Fleet Forces Re-Designation to Atlantic Fleet On Hold, CNO Says

Chief of Naval Operations Adm. Mike Gilday, right, during a February visit to San Diego. Gilday says the plan to bring back the name U.S. Atlantic Fleet is on hold pending the ongoing Global Force Posture Review. U.S. NAVY / Theresa McKenrick

ARLINGTON, Va. — The Navy’s plan to bring back the name “U.S. Atlantic Fleet” is on hold, the Navy’s top officer said.  

“Right now, implementation is on hold, based on the findings of the ongoing Global [Force] Posture Review,” said Chief of Naval Operations (CNO) Adm. Michael Gilday, speaking April 5 to the Defense Writer’s Group, answering a question about the planned re-designation of U.S. Fleet Forces Command to U.S. Atlantic Fleet.  

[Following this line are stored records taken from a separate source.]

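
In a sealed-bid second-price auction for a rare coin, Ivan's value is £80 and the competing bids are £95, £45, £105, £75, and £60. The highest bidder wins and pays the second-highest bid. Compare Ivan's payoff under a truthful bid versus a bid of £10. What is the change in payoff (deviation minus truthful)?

The highest competing bid is £105.
Bidding truthfully at £80: the top bid is £105 (a rival), so Ivan loses. Payoff = £0.
Bidding £10: the top bid is £105 (a rival), so Ivan loses. Payoff = £0.
Change = £0 − £0 = £0.

Payoff change: £0.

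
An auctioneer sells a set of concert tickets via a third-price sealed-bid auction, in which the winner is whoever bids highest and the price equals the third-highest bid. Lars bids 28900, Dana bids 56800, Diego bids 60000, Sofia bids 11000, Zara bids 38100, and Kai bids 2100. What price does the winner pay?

38100

Ordered from highest: Diego 60000 > Dana 56800 > Zara 38100 > Lars 28900 > Sofia 11000 > Kai 2100.
Diego is the highest bidder, so Diego wins.
Under the third-price rule, the price is the third-highest bid: 38100.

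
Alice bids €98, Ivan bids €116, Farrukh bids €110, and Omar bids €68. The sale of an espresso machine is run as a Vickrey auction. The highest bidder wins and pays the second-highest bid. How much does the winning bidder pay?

Price paid: €110.

Sorted high to low: Ivan €116; Farrukh €110; Alice €98; Omar €68.
Ivan has the highest bid, so Ivan wins.
The second-highest bid is €110, so that is what Ivan pays.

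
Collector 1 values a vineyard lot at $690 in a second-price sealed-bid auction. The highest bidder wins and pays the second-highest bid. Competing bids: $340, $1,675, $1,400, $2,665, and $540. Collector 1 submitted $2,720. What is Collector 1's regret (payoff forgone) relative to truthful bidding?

The highest competing bid is $2,665.
Bidding truthfully at $690: the top bid is $2,665 (a rival), so Collector 1 loses. Payoff = $0.
Bidding $2,720: Collector 1 has the top bid, wins, and pays the second-highest bid $2,665. Payoff = $690 − $2,665 = -$1,975.
Regret = truthful payoff − actual payoff = $0 − -$1,975 = $1,975.
This is the dominant-strategy logic: truthful bidding weakly beats any alternative.

Regret: $1,975.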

The Global Force Posture Review was announced by Feb. 4 by Defense Secretary Lloyd Austin. 

“At the direction of the president, the [Defense] Department will therefore conduct a global force posture review of U.S. military footprint, resources, strategy and missions,” Austin said. “It will inform my advice to the commander-in-chief about how we best allocate military forces in pursuit of national interests. The review will be led by the acting under secretary of defense for policy, in close consultation with the chairman of the Joint Chiefs of Staff.” 

Gilday said on Jan. 11 in a webinar of the Surface Navy Association convention that then-President Donald Trump signed off on the proposal of then-Navy Secretary Kenneth Braithwaite to re-designate U.S. Fleet Forces Command as the U.S. Atlantic Fleet. No timetable for the change was announced, but Fleet Forces Commander Adm. Chris Grady then was engaged in the planning for the CNO’s review.  

The move to the return of the Atlantic Fleet moniker was deliberate. Braithwaite announced the re-designation plan Dec. 2 during testimony before the Senate Armed Services Committee’s Readiness and Management Support sub-committee, noting the changing world requires the Navy to evolve to meet the threat. 

“Our existing structure operates on the premise that we still live in a post-9/11 state, where NATO’s flanks are secure, the Russian fleet is tied to the pier and terrorism is our biggest problem,” Braithwaite said. “That is not the world of today. As the world changes, we must be bold, evolved and change with it. Instead of perpetuating a structure designed to support Joint Forces Command, we are aligning to today’s threat. 

“To meet the maritime challenges of the Atlantic theater, we will rename Fleet Forces Command as the U.S. Atlantic Fleet and will refocus our naval forces in this important region on their original mission, to controlling the maritime approaches to the United States and those of our allies. The Atlantic Fleet will confront the re-assertive Russian navy, which has been deploying closer and closer to our East Coast with a tailored maritime presence, capability and lethality,” Braithwaite said.